On Sunday, October 10, 2004, 12:52:59 AM, Jeff Chan wrote:
http://www.surbl.org/dns-queries.unmatched.30thpercentile.txt
Quite a few appear ok to whitelist, like democrats.org, pudue.edu, latimes.com, charter.net, zdnet.com, etc. and I'll probably go ahead and whitelist obvious ones like these, so some of these will probably be off this "unmatched" list and onto the whitelist hits by the time you read this.
OK I went ahead and whitelisted a few dozen obvious whitehats from this unmatched DNS query data:
http://spamcheck.freeapp.net/whitelists/unmatched-9oct04.sort
Most of them are very obviously whitehats. A couple I had to look up. None of these are FPs; I'm just adding them to keep them off the lists, and eventually out of the DNS queries from SpamAssassin.
At the same time I noticed a couple domains in these that belong to some companies that have multiple legitimate domains.
For example, tmcs.net belongs to ticketmasters, which in turn belongs to a consolidation company iac.com, which owns many other internet content companies like expedia, match.com, etc. Since they all have apparent legitimate uses I tried to find most of them, then whitelisted them all as:
http://spamcheck.freeapp.net/whitelists/iac.sort
Likewise Reed Electronics publishes many professional electronics journals like Electronic Design News (EDN), and they have essentially a links page to their various organizations, so I whitelisted them all:
http://spamcheck.freeapp.net/whitelists/reedelectronics.sort
Reed Electronics is owned by elsevier.com.
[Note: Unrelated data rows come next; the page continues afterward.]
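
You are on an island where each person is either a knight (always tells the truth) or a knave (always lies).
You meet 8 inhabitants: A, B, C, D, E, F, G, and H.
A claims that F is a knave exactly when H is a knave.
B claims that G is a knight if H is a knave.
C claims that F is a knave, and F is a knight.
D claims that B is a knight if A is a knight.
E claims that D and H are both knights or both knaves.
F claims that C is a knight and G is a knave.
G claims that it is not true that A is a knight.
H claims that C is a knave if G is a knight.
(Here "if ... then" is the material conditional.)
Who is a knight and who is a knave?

A is a knave, B is a knight, C is a knave, D is a knight, E is a knight, F is a knave, G is a knight, and H is a knight.

Since A is a knave, "F is a knave exactly when H is a knave" needs to be false, which holds.
Since B is a knight, "G is a knight if H is a knave" needs to be true, which holds.
C is a knave, so "F is a knave, and F is a knight" must be false — and it is.
D (knight): "B is a knight if A is a knight" — true. ✓
E (knight): "D and H are both knights or both knaves" — true. ✓
F is a knave; "C is a knight and G is a knave" is false, as required.
G is a knight, so "it is not true that A is a knight" must be true — and it is.
H is a knight; "C is a knave if G is a knight" is true, as required.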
There were also a few stray yahoo domains in those top unmatched queries that we didn't already have whitelisted, so I took our existing yahoo domain list and added more hand-checked yahoo domains from the DMOZ, Wikipedia and DNS query data into:
http://spamcheck.freeapp.net/whitelists/yahoo.sort
It's still probably not a complete list of yahoo domains, but it's a pretty good start, especially based on volume of queries.
On the blackhat side, there are definitely some spammers in the top unmatched DNS queries that should be checked and probably listed in SURBLs:
http://www.surbl.org/dns-queries.unmatched.30thpercentile.txt
I'll leave it to some of you folks who enjoy listing spammers (more than whitelisting hammers ;-) to look into some of these....
Since spam domains tend to be a lot more dynamic than ham domains, I'd recommend checking this list every few days.
Certainly there are more ham domains in there also and if anyone spots any, please report or whitelist them.
Cheers,
Jeff C. -- "If it appears in hams, then don't list it."